A PyTorch-only implementation of a vision transformer (ViT) for training on MNIST, achieving 99.65% test accuracy with default parameters and without pre-training. The ViT architecture and learning parameters can be configured easily. Code for hyperparameter optimization is provided as well.
The code is intended to be used for learning about vision transformers. With MNIST as a simple and well understood dataset, the importance of various hyperparameters can be explored.
The package requires Python 3.10 or greater and additionally requires the torch and
torchvision packages. For hyperparameter optimization, additionally ray[tune] and
optuna are required. The ViT itself requires torch only.

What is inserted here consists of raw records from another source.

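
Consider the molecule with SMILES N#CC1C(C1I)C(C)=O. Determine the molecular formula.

Walk through each heavy atom and fill implicit hydrogens from standard valence (C 4, N 3, O 2, S 2, halogen 1):
  atom 1: N, bond orders sum to 3 (valence 3) → 0 H
  atom 2: C, bond orders sum to 4 (valence 4) → 0 H
  atom 3: C, bond orders sum to 3 (valence 4) → 1 H
  atom 4: C, bond orders sum to 3 (valence 4) → 1 H
  atom 5: C, bond orders sum to 3 (valence 4) → 1 H
  atom 6: I (halogen, monovalent) → 0 H
  atom 7: C, bond orders sum to 4 (valence 4) → 0 H
  atom 8: C, bond orders sum to 1 (valence 4) → 3 H
  atom 9: O, bond orders sum to 2 (valence 2) → 0 H
Totals → C:6, H:6, I:1, N:1, O:1.

C6H6INO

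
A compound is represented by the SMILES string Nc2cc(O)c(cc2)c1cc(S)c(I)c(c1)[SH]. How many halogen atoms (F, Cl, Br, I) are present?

1

Halogen atoms appear at heavy-atom position 14 (1×I).
Other groups present: 1 hydroxyl, 1 primary amine, 2 thiol.
Halogen count: 1.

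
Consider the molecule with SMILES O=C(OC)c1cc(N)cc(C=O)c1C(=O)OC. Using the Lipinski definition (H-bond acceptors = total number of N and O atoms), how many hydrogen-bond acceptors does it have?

N atoms: 1; O atoms: 5.
Lipinski HBA = 1 + 5 = 6.

6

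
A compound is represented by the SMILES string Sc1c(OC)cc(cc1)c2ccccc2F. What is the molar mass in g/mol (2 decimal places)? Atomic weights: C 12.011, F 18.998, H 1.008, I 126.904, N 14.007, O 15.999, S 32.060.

First, the molecular formula is C13H11FOS (counting implicit H from valence).
  C: 13 × 12.011 = 156.143
  F: 1 × 18.998 = 18.998
  H: 11 × 1.008 = 11.088
  O: 1 × 15.999 = 15.999
  S: 1 × 32.060 = 32.060
Sum: 13×12.011 + 1×18.998 + 11×1.008 + 1×15.999 + 1×32.060 = 234.288 → 234.29 g/mol.

234.29 g/mol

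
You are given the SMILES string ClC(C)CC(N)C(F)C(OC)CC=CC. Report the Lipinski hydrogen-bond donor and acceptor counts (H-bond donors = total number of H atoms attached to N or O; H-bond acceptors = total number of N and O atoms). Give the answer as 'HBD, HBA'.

2, 2

Donors: find every N or O and count the H atoms it carries.
  atom 6 (N): bond orders sum to 1 → 2 H
  atom 10 (O): bond orders sum to 2 → 0 H
Lipinski HBD = 2.
Acceptors: N atoms = 1, O atoms = 1 → HBA = 2.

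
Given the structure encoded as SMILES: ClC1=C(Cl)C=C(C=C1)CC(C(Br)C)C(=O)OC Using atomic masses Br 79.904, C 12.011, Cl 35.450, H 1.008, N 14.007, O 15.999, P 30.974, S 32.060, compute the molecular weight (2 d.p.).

340.04 g/mol

First, the molecular formula is C12H13BrCl2O2 (counting implicit H from valence).
  Br: 1 × 79.904 = 79.904
  C: 12 × 12.011 = 144.132
  Cl: 2 × 35.450 = 70.900
  H: 13 × 1.008 = 13.104
  O: 2 × 15.999 = 31.998
Sum: 1×79.904 + 12×12.011 + 2×35.450 + 13×1.008 + 2×15.999 = 340.038 → 340.04 g/mol.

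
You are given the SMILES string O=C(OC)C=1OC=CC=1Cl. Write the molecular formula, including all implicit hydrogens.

Walk through each heavy atom and fill implicit hydrogens from standard valence (C 4, N 3, O 2, S 2, halogen 1):
  atom 1: O, bond orders sum to 2 (valence 2) → 0 H
  atom 2: C, bond orders sum to 4 (valence 4) → 0 H
  atom 3: O, bond orders sum to 2 (valence 2) → 0 H
  atom 4: C, bond orders sum to 1 (valence 4) → 3 H
  atom 5: C, bond orders sum to 4 (valence 4) → 0 H
  atom 6: O, bond orders sum to 2 (valence 2) → 0 H
  atom 7: C, bond orders sum to 3 (valence 4) → 1 H
  atom 8: C, bond orders sum to 3 (valence 4) → 1 H
  atom 9: C, bond orders sum to 4 (valence 4) → 0 H
  atom 10: Cl (halogen, monovalent) → 0 H
Totals → C:6, H:5, Cl:1, O:3.
In Hill order: C6H5ClO3.

C6H5ClO3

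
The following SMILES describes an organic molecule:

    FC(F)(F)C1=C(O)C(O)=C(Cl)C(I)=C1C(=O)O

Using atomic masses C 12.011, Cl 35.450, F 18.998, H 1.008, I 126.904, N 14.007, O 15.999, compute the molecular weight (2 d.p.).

First, the molecular formula is C8H3ClF3IO4 (counting implicit H from valence).
  C: 8 × 12.011 = 96.088
  Cl: 1 × 35.450 = 35.450
  F: 3 × 18.998 = 56.994
  H: 3 × 1.008 = 3.024
  I: 1 × 126.904 = 126.904
  O: 4 × 15.999 = 63.996
Sum: 8×12.011 + 1×35.450 + 3×18.998 + 3×1.008 + 1×126.904 + 4×15.999 = 382.456 → 382.46 g/mol.

382.46 g/mol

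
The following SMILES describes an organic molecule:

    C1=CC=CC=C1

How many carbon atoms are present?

6

Count every carbon token in the SMILES (each C, including those in ring-closure positions and inside branches).
Carbon count: 6.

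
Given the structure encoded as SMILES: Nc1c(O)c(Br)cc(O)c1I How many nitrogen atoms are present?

Scan the SMILES for N atoms (remember two-letter symbols like Cl and Br are single atoms).
Nitrogen count: 1.

1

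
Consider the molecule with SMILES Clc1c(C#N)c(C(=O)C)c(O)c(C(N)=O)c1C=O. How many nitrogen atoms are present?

Scan the SMILES for N atoms (remember two-letter symbols like Cl and Br are single atoms).
Nitrogen count: 2.

2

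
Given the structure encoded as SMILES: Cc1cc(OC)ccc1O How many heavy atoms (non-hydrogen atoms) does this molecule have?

Every atom symbol written in the SMILES (organic subset) is one heavy atom; implicit H are not written.
Heavy atoms by element → C:8, O:2.
Total: 10.

10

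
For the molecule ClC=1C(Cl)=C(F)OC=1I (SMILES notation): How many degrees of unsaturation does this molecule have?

3

Degree of unsaturation = (number of rings) + (number of π bonds).
Ring closures in the SMILES: 1.
π bonds: 2 double bonds (each 1 DoU) → 2 DoU from unsaturation.
Total DoU = 1 + 2 = 3.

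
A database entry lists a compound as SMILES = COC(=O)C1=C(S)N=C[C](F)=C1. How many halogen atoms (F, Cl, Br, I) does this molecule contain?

Halogen atoms appear at heavy-atom position 11 (1×F).
Other groups present: 1 ester, 1 thiol.
Halogen count: 1.

1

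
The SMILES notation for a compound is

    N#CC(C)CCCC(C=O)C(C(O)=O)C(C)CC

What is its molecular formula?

Walk through each heavy atom and fill implicit hydrogens from standard valence (C 4, N 3, O 2, S 2, halogen 1):
  atom 1: N, bond orders sum to 3 (valence 3) → 0 H
  atom 2: C, bond orders sum to 4 (valence 4) → 0 H
  atom 3: C, bond orders sum to 3 (valence 4) → 1 H
  atom 4: C, bond orders sum to 1 (valence 4) → 3 H
  atom 5: C, bond orders sum to 2 (valence 4) → 2 H
  atom 6: C, bond orders sum to 2 (valence 4) → 2 H
  atom 7: C, bond orders sum to 2 (valence 4) → 2 H
  atom 8: C, bond orders sum to 3 (valence 4) → 1 H
  atom 9: C, bond orders sum to 3 (valence 4) → 1 H
  atom 10: O, bond orders sum to 2 (valence 2) → 0 H
  atom 11: C, bond orders sum to 3 (valence 4) → 1 H
  atom 12: C, bond orders sum to 4 (valence 4) → 0 H
  atom 13: O, bond orders sum to 1 (valence 2) → 1 H
  atom 14: O, bond orders sum to 2 (valence 2) → 0 H
  atom 15: C, bond orders sum to 3 (valence 4) → 1 H
  atom 16: C, bond orders sum to 1 (valence 4) → 3 H
  atom 17: C, bond orders sum to 2 (valence 4) → 2 H
  atom 18: C, bond orders sum to 1 (valence 4) → 3 H
Totals → C:14, H:23, N:1, O:3.

C14H23NO3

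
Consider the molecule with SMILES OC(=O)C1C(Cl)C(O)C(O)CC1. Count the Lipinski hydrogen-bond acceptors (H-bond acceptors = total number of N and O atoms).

4

N atoms: 0; O atoms: 4.
Lipinski HBA = 0 + 4 = 4.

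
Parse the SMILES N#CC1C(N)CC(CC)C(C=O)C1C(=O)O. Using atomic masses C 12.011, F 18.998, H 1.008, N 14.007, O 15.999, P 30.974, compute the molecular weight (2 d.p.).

224.26 g/mol

First, the molecular formula is C11H16N2O3 (counting implicit H from valence).
  C: 11 × 12.011 = 132.121
  H: 16 × 1.008 = 16.128
  N: 2 × 14.007 = 28.014
  O: 3 × 15.999 = 47.997
Sum: 11×12.011 + 16×1.008 + 2×14.007 + 3×15.999 = 224.260 → 224.26 g/mol.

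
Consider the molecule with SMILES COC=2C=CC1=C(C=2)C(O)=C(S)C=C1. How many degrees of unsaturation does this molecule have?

Molecular formula: C11H10O2S.
DoU = (2C + 2 + N − H − X) / 2, where X is the halogen count and O/S are ignored.
    = (2·11 + 2 + 0 − 10 − 0) / 2 = 14 / 2 = 7.

7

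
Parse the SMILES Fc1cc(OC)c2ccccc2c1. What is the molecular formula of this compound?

C11H9FO

Walk through each heavy atom and fill implicit hydrogens from standard valence (C 4, N 3, O 2, S 2, halogen 1); for lowercase aromatic atoms, an aromatic c carries 1 H when it has two neighbours and 0 H with three, and aromatic n carries 0 H:
  atom 1: F (halogen, monovalent) → 0 H
  atom 2: aromatic c, 3 neighbours → 0 H
  atom 3: aromatic c, 2 neighbours → 1 H
  atom 4: aromatic c, 3 neighbours → 0 H
  atom 5: O, bond orders sum to 2 (valence 2) → 0 H
  atom 6: C, bond orders sum to 1 (valence 4) → 3 H
  atom 7: aromatic c, 3 neighbours → 0 H
  atom 8: aromatic c, 2 neighbours → 1 H
  atom 9: aromatic c, 2 neighbours → 1 H
  atom 10: aromatic c, 2 neighbours → 1 H
  atom 11: aromatic c, 2 neighbours → 1 H
  atom 12: aromatic c, 3 neighbours → 0 H
  atom 13: aromatic c, 2 neighbours → 1 H
Totals → C:11, H:9, F:1, O:1.
In Hill order: C11H9FO.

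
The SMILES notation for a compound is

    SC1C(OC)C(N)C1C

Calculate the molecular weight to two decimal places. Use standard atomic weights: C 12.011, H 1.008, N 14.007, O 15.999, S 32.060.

147.24 g/mol

First, the molecular formula is C6H13NOS (counting implicit H from valence).
  C: 6 × 12.011 = 72.066
  H: 13 × 1.008 = 13.104
  N: 1 × 14.007 = 14.007
  O: 1 × 15.999 = 15.999
  S: 1 × 32.060 = 32.060
Sum: 6×12.011 + 13×1.008 + 1×14.007 + 1×15.999 + 1×32.060 = 147.236 → 147.24 g/mol.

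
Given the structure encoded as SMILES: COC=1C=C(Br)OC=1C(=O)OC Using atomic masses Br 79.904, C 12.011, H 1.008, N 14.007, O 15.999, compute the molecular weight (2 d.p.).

235.03 g/mol

First, the molecular formula is C7H7BrO4 (counting implicit H from valence).
  Br: 1 × 79.904 = 79.904
  C: 7 × 12.011 = 84.077
  H: 7 × 1.008 = 7.056
  O: 4 × 15.999 = 63.996
Sum: 1×79.904 + 7×12.011 + 7×1.008 + 4×15.999 = 235.033 → 235.03 g/mol.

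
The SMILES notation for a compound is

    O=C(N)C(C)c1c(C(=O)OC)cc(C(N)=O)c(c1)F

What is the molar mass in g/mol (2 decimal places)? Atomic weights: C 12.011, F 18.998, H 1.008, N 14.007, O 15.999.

268.24 g/mol

First, the molecular formula is C12H13FN2O4 (counting implicit H from valence).
  C: 12 × 12.011 = 144.132
  F: 1 × 18.998 = 18.998
  H: 13 × 1.008 = 13.104
  N: 2 × 14.007 = 28.014
  O: 4 × 15.999 = 63.996
Sum: 12×12.011 + 1×18.998 + 13×1.008 + 2×14.007 + 4×15.999 = 268.244 → 268.24 g/mol.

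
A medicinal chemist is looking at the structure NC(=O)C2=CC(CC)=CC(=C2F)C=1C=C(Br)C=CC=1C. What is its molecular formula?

C16H15BrFNO

Walk through each heavy atom and fill implicit hydrogens from standard valence (C 4, N 3, O 2, S 2, halogen 1):
  atom 1: N, bond orders sum to 1 (valence 3) → 2 H
  atom 2: C, bond orders sum to 4 (valence 4) → 0 H
  atom 3: O, bond orders sum to 2 (valence 2) → 0 H
  atom 4: C, bond orders sum to 4 (valence 4) → 0 H
  atom 5: C, bond orders sum to 3 (valence 4) → 1 H
  atom 6: C, bond orders sum to 4 (valence 4) → 0 H
  atom 7: C, bond orders sum to 2 (valence 4) → 2 H
  atom 8: C, bond orders sum to 1 (valence 4) → 3 H
  atom 9: C, bond orders sum to 3 (valence 4) → 1 H
  atom 10: C, bond orders sum to 4 (valence 4) → 0 H
  atom 11: C, bond orders sum to 4 (valence 4) → 0 H
  atom 12: F (halogen, monovalent) → 0 H
  atom 13: C, bond orders sum to 4 (valence 4) → 0 H
  atom 14: C, bond orders sum to 3 (valence 4) → 1 H
  atom 15: C, bond orders sum to 4 (valence 4) → 0 H
  atom 16: Br (halogen, monovalent) → 0 H
  atom 17: C, bond orders sum to 3 (valence 4) → 1 H
  atom 18: C, bond orders sum to 3 (valence 4) → 1 H
  atom 19: C, bond orders sum to 4 (valence 4) → 0 H
  atom 20: C, bond orders sum to 1 (valence 4) → 3 H
Totals → C:16, H:15, Br:1, F:1, N:1, O:1.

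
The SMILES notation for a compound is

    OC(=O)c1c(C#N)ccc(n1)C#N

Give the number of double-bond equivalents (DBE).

Molecular formula: C8H3N3O2.
DoU = (2C + 2 + N − H − X) / 2, where X is the halogen count and O/S are ignored.
    = (2·8 + 2 + 3 − 3 − 0) / 2 = 18 / 2 = 9.

9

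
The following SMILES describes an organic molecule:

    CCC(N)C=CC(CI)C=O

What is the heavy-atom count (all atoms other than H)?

11

Every atom symbol written in the SMILES (organic subset) is one heavy atom; implicit H are not written.
Heavy atoms by element → C:8, I:1, N:1, O:1.
Total: 11.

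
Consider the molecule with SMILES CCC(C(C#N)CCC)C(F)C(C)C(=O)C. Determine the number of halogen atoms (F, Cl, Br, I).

Halogen atoms appear at heavy-atom position 11 (1×F).
Other groups present: 1 ketone, 1 nitrile.
Halogen count: 1.

1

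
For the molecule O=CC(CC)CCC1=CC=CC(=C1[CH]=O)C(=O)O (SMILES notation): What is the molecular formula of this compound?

Walk through each heavy atom and fill implicit hydrogens from standard valence (C 4, N 3, O 2, S 2, halogen 1):
  atom 1: O, bond orders sum to 2 (valence 2) → 0 H
  atom 2: C, bond orders sum to 3 (valence 4) → 1 H
  atom 3: C, bond orders sum to 3 (valence 4) → 1 H
  atom 4: C, bond orders sum to 2 (valence 4) → 2 H
  atom 5: C, bond orders sum to 1 (valence 4) → 3 H
  atom 6: C, bond orders sum to 2 (valence 4) → 2 H
  atom 7: C, bond orders sum to 2 (valence 4) → 2 H
  atom 8: C, bond orders sum to 4 (valence 4) → 0 H
  atom 9: C, bond orders sum to 3 (valence 4) → 1 H
  atom 10: C, bond orders sum to 3 (valence 4) → 1 H
  atom 11: C, bond orders sum to 3 (valence 4) → 1 H
  atom 12: C, bond orders sum to 4 (valence 4) → 0 H
  atom 13: C, bond orders sum to 4 (valence 4) → 0 H
  atom 14: C with explicit H count 1
  atom 15: O, bond orders sum to 2 (valence 2) → 0 H
  atom 16: C, bond orders sum to 4 (valence 4) → 0 H
  atom 17: O, bond orders sum to 2 (valence 2) → 0 H
  atom 18: O, bond orders sum to 1 (valence 2) → 1 H
Totals → C:14, H:16, O:4.

C14H16O4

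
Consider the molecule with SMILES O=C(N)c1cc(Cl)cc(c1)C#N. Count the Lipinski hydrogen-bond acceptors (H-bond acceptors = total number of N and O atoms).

N atoms: 2; O atoms: 1.
Lipinski HBA = 2 + 1 = 3.

3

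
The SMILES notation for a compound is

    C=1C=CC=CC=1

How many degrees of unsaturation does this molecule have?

4

Degree of unsaturation = (number of rings) + (number of π bonds).
Ring closures in the SMILES: 1.
π bonds: 3 double bonds (each 1 DoU) → 3 DoU from unsaturation.
Total DoU = 1 + 3 = 4.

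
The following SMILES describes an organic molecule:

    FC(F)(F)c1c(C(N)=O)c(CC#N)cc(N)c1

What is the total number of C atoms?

Count every carbon token in the SMILES (each C, including those in ring-closure positions and inside branches).
Carbon count: 10.

10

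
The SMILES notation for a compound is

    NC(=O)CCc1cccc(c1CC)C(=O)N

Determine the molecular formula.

Walk through each heavy atom and fill implicit hydrogens from standard valence (C 4, N 3, O 2, S 2, halogen 1); for lowercase aromatic atoms, an aromatic c carries 1 H when it has two neighbours and 0 H with three, and aromatic n carries 0 H:
  atom 1: N, bond orders sum to 1 (valence 3) → 2 H
  atom 2: C, bond orders sum to 4 (valence 4) → 0 H
  atom 3: O, bond orders sum to 2 (valence 2) → 0 H
  atom 4: C, bond orders sum to 2 (valence 4) → 2 H
  atom 5: C, bond orders sum to 2 (valence 4) → 2 H
  atom 6: aromatic c, 3 neighbours → 0 H
  atom 7: aromatic c, 2 neighbours → 1 H
  atom 8: aromatic c, 2 neighbours → 1 H
  atom 9: aromatic c, 2 neighbours → 1 H
  atom 10: aromatic c, 3 neighbours → 0 H
  atom 11: aromatic c, 3 neighbours → 0 H
  atom 12: C, bond orders sum to 2 (valence 4) → 2 H
  atom 13: C, bond orders sum to 1 (valence 4) → 3 H
  atom 14: C, bond orders sum to 4 (valence 4) → 0 H
  atom 15: O, bond orders sum to 2 (valence 2) → 0 H
  atom 16: N, bond orders sum to 1 (valence 3) → 2 H
Totals → C:12, H:16, N:2, O:2.

C12H16N2O2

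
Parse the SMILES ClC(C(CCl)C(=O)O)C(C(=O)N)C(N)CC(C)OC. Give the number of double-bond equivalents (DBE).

2

Degree of unsaturation = (number of rings) + (number of π bonds).
Ring closures in the SMILES: 0.
π bonds: 2 double bonds (each 1 DoU) → 2 DoU from unsaturation.
Total DoU = 0 + 2 = 2.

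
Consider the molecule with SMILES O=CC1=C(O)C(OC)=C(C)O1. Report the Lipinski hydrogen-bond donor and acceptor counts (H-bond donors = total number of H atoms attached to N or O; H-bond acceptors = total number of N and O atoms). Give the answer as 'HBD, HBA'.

Donors: find every N or O and count the H atoms it carries.
  atom 1 (O): bond orders sum to 2 → 0 H
  atom 5 (O): bond orders sum to 1 → 1 H
  atom 7 (O): bond orders sum to 2 → 0 H
  atom 11 (O): bond orders sum to 2 → 0 H
Lipinski HBD = 1.
Acceptors: N atoms = 0, O atoms = 4 → HBA = 4.

1, 4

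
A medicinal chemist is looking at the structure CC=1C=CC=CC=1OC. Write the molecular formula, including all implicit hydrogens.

Walk through each heavy atom and fill implicit hydrogens from standard valence (C 4, N 3, O 2, S 2, halogen 1):
  atom 1: C, bond orders sum to 1 (valence 4) → 3 H
  atom 2: C, bond orders sum to 4 (valence 4) → 0 H
  atom 3: C, bond orders sum to 3 (valence 4) → 1 H
  atom 4: C, bond orders sum to 3 (valence 4) → 1 H
  atom 5: C, bond orders sum to 3 (valence 4) → 1 H
  atom 6: C, bond orders sum to 3 (valence 4) → 1 H
  atom 7: C, bond orders sum to 4 (valence 4) → 0 H
  atom 8: O, bond orders sum to 2 (valence 2) → 0 H
  atom 9: C, bond orders sum to 1 (valence 4) → 3 H
Totals → C:8, H:10, O:1.

C8H10O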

To install the mnistvit package, run the following command in the parent directory of the repository:
pip install mnistvit
To install the package with hyperparameter optimization support:
pip install mnistvit[tune]
To train a model with default parameters:
python -m mnistvit.train
The script will produce a file config.json with the model configuration and file
model.pt containing the trained model. Use the -h argument for a list of options.
To evaluate the test set accuracy of the model stored in model.pt with the
configuration in config.json:
python -m mnistvit.predict --use-accuracy
To predict the class of the digit stored in the file sample.jpg:
python -m mnistvit.predict --image-file sample.jpg
For hyperparameter optimization with default search parameters:
python -m mnistvit.tune
A trained model is available on Hugging Face.
mnistvit is released under the GPLv3 license, as found in the LICENSE file.